Abstract
Lateral and recurrent connections are ubiquitous in biological neural circuits. Yet while the strong computational abilities of feedforward networks have been extensively studied, our understanding of the role and advantages of recurrent computations that might explain their prevalence remains an important open challenge. Foundational studies by Minsky and Roelfsema argued that computations that require propagation of global information for local computation to take place would likely particularly benefit from the sequential, parallel nature of processing in recurrent networks. Such “tag propagation” algorithms perform repeated, local propagation of information and were originally introduced in the context of detecting connectedness, a task that is challenging for feedforward networks. Here, we advance the understanding of the utility of lateral and recurrent computation by first performing a large-scale empirical study of neural architectures for the computation of connectedness to explore feedforward solutions more fully and establish robustly the importance of recurrent architectures. In addition, we highlight a tradeoff between computation time and performance and demonstrate hybrid feedforward/recurrent models that perform well even in the presence of varying computational time limitations. We then generalize tag propagation architectures to multiple, interacting propagating tags, and demonstrate that these are efficient computational substrates for more general computations of connectedness by introducing and solving an abstracted biologically inspired decision-making task. Our work thus clarifies and expands the set of computational tasks that can be solved efficiently by recurrent computation, yielding hypotheses for structure in population activity that may be present in such tasks.
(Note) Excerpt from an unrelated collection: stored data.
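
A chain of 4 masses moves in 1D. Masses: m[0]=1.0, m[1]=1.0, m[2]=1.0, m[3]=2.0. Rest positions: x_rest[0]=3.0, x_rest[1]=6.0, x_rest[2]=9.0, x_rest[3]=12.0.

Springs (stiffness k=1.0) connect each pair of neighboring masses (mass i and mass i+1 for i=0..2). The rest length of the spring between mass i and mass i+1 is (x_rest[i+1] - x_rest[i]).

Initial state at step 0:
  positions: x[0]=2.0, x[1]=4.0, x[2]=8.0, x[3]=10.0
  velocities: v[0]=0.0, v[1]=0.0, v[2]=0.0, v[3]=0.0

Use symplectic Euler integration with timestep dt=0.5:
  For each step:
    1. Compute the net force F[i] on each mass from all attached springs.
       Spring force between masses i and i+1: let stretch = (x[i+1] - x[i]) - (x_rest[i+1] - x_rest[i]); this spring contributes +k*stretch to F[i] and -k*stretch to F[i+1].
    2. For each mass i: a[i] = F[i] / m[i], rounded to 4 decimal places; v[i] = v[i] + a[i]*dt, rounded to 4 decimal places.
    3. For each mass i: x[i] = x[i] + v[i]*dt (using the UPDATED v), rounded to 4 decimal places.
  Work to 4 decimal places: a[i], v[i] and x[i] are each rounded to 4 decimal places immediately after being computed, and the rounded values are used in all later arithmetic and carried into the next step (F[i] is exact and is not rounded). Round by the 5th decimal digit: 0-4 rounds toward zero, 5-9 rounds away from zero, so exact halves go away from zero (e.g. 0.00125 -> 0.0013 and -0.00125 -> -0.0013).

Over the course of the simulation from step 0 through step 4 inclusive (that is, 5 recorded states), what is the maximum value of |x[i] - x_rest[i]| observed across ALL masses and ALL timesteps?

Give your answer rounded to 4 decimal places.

Answer: 2.3007

Derivation:
Step 0: x=[2.0000 4.0000 8.0000 10.0000] v=[0.0000 0.0000 0.0000 0.0000]
Step 1: x=[1.7500 4.5000 7.5000 10.1250] v=[-0.5000 1.0000 -1.0000 0.2500]
Step 2: x=[1.4375 5.0625 6.9063 10.2969] v=[-0.6250 1.1250 -1.1875 0.3438]
Step 3: x=[1.2813 5.1797 6.6993 10.4200] v=[-0.3125 0.2344 -0.4141 0.2462]
Step 4: x=[1.3497 4.7022 7.0426 10.4530] v=[0.1367 -0.9550 0.6865 0.0660]
Max displacement = 2.3007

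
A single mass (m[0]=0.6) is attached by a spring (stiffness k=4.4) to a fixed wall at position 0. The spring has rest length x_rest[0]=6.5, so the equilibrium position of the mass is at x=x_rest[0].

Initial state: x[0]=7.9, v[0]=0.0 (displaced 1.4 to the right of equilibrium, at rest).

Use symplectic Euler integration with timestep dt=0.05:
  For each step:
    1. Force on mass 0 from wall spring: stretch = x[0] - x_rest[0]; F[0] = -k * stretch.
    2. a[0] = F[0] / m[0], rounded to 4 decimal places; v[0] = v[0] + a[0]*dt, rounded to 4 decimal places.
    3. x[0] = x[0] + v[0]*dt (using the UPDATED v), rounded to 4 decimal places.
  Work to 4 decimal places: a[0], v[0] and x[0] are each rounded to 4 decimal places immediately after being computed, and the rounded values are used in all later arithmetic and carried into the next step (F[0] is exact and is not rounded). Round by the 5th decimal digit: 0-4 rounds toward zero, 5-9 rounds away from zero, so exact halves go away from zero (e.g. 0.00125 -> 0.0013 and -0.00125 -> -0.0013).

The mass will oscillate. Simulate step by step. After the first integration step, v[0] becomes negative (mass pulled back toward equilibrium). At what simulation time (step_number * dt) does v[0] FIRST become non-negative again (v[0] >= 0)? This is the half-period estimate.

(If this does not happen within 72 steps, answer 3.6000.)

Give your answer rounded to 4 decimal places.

Answer: 1.2000

Derivation:
Step 0: x=[7.9000] v=[0.0000]
Step 1: x=[7.8743] v=[-0.5133]
Step 2: x=[7.8234] v=[-1.0172]
Step 3: x=[7.7483] v=[-1.5024]
Step 4: x=[7.6503] v=[-1.9601]
Step 5: x=[7.5312] v=[-2.3819]
Step 6: x=[7.3932] v=[-2.7600]
Step 7: x=[7.2388] v=[-3.0875]
Step 8: x=[7.0709] v=[-3.3584]
Step 9: x=[6.8925] v=[-3.5677]
Step 10: x=[6.7069] v=[-3.7116]
Step 11: x=[6.5175] v=[-3.7875]
Step 12: x=[6.3278] v=[-3.7939]
Step 13: x=[6.1413] v=[-3.7308]
Step 14: x=[5.9613] v=[-3.5993]
Step 15: x=[5.7912] v=[-3.4018]
Step 16: x=[5.6341] v=[-3.1419]
Step 17: x=[5.4929] v=[-2.8244]
Step 18: x=[5.3701] v=[-2.4551]
Step 19: x=[5.2681] v=[-2.0408]
Step 20: x=[5.1886] v=[-1.5891]
Step 21: x=[5.1332] v=[-1.1083]
Step 22: x=[5.1028] v=[-0.6071]
Step 23: x=[5.0981] v=[-0.0948]
Step 24: x=[5.1191] v=[0.4192]
First v>=0 after going negative at step 24, time=1.2000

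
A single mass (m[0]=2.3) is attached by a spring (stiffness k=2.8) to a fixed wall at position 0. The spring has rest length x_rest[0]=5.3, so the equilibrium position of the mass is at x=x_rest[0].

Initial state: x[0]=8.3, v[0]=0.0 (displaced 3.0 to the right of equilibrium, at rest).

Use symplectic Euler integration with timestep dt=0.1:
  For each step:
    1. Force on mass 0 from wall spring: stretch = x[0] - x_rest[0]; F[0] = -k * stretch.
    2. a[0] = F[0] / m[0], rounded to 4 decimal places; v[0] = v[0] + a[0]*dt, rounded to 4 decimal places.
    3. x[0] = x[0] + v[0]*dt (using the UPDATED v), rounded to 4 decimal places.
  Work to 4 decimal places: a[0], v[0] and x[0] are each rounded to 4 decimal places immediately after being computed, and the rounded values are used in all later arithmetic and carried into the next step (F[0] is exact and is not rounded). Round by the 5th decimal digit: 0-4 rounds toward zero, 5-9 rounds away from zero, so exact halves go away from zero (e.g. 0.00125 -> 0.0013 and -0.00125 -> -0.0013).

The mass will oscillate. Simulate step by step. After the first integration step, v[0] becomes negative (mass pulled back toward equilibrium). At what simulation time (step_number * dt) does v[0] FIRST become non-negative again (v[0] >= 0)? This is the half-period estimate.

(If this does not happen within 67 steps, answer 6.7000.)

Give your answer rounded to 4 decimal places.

Step 0: x=[8.3000] v=[0.0000]
Step 1: x=[8.2635] v=[-0.3652]
Step 2: x=[8.1909] v=[-0.7260]
Step 3: x=[8.0831] v=[-1.0779]
Step 4: x=[7.9414] v=[-1.4167]
Step 5: x=[7.7676] v=[-1.7383]
Step 6: x=[7.5637] v=[-2.0387]
Step 7: x=[7.3323] v=[-2.3143]
Step 8: x=[7.0761] v=[-2.5617]
Step 9: x=[6.7983] v=[-2.7779]
Step 10: x=[6.5023] v=[-2.9603]
Step 11: x=[6.1916] v=[-3.1067]
Step 12: x=[5.8701] v=[-3.2152]
Step 13: x=[5.5416] v=[-3.2846]
Step 14: x=[5.2102] v=[-3.3140]
Step 15: x=[4.8799] v=[-3.3031]
Step 16: x=[4.5547] v=[-3.2520]
Step 17: x=[4.2386] v=[-3.1613]
Step 18: x=[3.9354] v=[-3.0321]
Step 19: x=[3.6488] v=[-2.8660]
Step 20: x=[3.3823] v=[-2.6650]
Step 21: x=[3.1392] v=[-2.4315]
Step 22: x=[2.9224] v=[-2.1685]
Step 23: x=[2.7345] v=[-1.8791]
Step 24: x=[2.5778] v=[-1.5668]
Step 25: x=[2.4543] v=[-1.2354]
Step 26: x=[2.3654] v=[-0.8890]
Step 27: x=[2.3122] v=[-0.5317]
Step 28: x=[2.2954] v=[-0.1680]
Step 29: x=[2.3152] v=[0.1978]
First v>=0 after going negative at step 29, time=2.9000

Answer: 2.9000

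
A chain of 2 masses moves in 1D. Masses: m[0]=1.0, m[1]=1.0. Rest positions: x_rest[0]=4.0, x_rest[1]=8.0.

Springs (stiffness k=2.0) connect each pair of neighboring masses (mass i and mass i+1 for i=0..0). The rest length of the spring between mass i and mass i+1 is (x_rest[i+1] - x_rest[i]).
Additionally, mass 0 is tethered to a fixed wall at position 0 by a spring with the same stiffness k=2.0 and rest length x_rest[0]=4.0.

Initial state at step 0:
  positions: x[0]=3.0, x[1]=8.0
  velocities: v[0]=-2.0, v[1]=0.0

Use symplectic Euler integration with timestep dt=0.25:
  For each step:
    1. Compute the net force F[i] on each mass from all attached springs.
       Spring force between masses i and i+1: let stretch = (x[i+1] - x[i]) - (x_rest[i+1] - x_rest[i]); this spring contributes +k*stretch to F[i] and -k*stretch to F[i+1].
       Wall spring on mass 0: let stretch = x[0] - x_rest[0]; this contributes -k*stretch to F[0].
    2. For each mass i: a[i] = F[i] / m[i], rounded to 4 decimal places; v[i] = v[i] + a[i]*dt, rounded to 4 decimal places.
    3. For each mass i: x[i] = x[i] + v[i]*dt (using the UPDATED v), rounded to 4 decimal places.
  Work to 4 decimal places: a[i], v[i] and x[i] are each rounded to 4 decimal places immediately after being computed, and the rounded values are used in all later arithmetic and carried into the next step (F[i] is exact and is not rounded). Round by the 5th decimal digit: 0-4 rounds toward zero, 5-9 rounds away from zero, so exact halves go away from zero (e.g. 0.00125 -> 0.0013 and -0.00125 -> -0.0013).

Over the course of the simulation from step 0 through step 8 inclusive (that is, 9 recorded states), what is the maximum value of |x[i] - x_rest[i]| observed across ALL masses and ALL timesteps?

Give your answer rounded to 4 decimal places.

Answer: 1.5750

Derivation:
Step 0: x=[3.0000 8.0000] v=[-2.0000 0.0000]
Step 1: x=[2.7500 7.8750] v=[-1.0000 -0.5000]
Step 2: x=[2.7969 7.6094] v=[0.1875 -1.0625]
Step 3: x=[3.0957 7.2422] v=[1.1953 -1.4688]
Step 4: x=[3.5259 6.8567] v=[1.7207 -1.5421]
Step 5: x=[3.9317 6.5548] v=[1.6232 -1.2075]
Step 6: x=[4.1739 6.4250] v=[0.9689 -0.5191]
Step 7: x=[4.1758 6.5139] v=[0.0075 0.3554]
Step 8: x=[3.9480 6.8105] v=[-0.9114 1.1864]
Max displacement = 1.5750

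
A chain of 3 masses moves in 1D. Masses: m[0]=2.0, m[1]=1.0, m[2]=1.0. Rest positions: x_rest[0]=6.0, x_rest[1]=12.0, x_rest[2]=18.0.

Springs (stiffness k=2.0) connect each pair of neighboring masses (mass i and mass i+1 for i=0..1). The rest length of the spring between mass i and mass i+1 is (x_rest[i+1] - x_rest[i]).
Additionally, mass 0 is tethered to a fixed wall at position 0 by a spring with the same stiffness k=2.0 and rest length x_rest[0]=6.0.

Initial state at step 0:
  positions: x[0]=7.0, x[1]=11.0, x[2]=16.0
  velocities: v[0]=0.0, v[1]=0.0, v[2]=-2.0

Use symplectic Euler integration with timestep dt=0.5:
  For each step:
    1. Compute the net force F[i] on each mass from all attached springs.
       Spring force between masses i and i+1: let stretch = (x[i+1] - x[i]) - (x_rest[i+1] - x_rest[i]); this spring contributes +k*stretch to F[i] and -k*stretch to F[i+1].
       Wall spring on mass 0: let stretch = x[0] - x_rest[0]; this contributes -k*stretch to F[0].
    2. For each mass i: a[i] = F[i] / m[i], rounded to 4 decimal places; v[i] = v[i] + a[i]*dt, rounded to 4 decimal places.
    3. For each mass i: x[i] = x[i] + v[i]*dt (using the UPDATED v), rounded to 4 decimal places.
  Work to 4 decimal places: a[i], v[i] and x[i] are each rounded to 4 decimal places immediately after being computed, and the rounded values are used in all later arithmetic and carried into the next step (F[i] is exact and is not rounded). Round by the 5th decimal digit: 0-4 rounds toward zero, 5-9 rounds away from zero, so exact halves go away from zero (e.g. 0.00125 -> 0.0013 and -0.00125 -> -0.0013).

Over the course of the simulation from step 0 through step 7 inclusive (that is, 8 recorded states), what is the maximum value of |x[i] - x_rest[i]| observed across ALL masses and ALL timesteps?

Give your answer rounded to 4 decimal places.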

Author Summary In striking contrast to the majority of current-day artificial neural network research which primarily uses feedforward architectures, biological brains make extensive use of lateral and recurrent connections, raising the possibility that this difference makes a fundamental contribution to the gap in computational power between real neural circuits and artificial neural networks. Thus, despite the challenge of making effective comparisons between different network architectures, developing a more detailed understanding of the computational role played by such connections is a pressing need. Here, we leverage the computational capabilities of large-scale machine learning to robustly explore how differences in architectures affect a network’s ability to learn tasks that require propagation of global information. We first focus on the task of determining whether two pixels are connected in an image which has an elegant and efficient recurrent solution: propagate a connected label or tag along paths. Inspired by this solution, we show that it can be generalized in many ways, including propagating multiple tags at once and changing the computation performed on the result of the propagation. Strikingly, this simple expansion of the tag propagation network is sufficient to solve a crucial abstraction to temporal connectedness at the core of many decision-making problems, which we illustrate for a an abstracted competitive foraging task Our results shed light on the set of computational tasks that can be solved efficiently by recurrent computation and how these solutions may relate to the structure of neural activity.
Competing Interest Statement
The authors have declared no competing interest.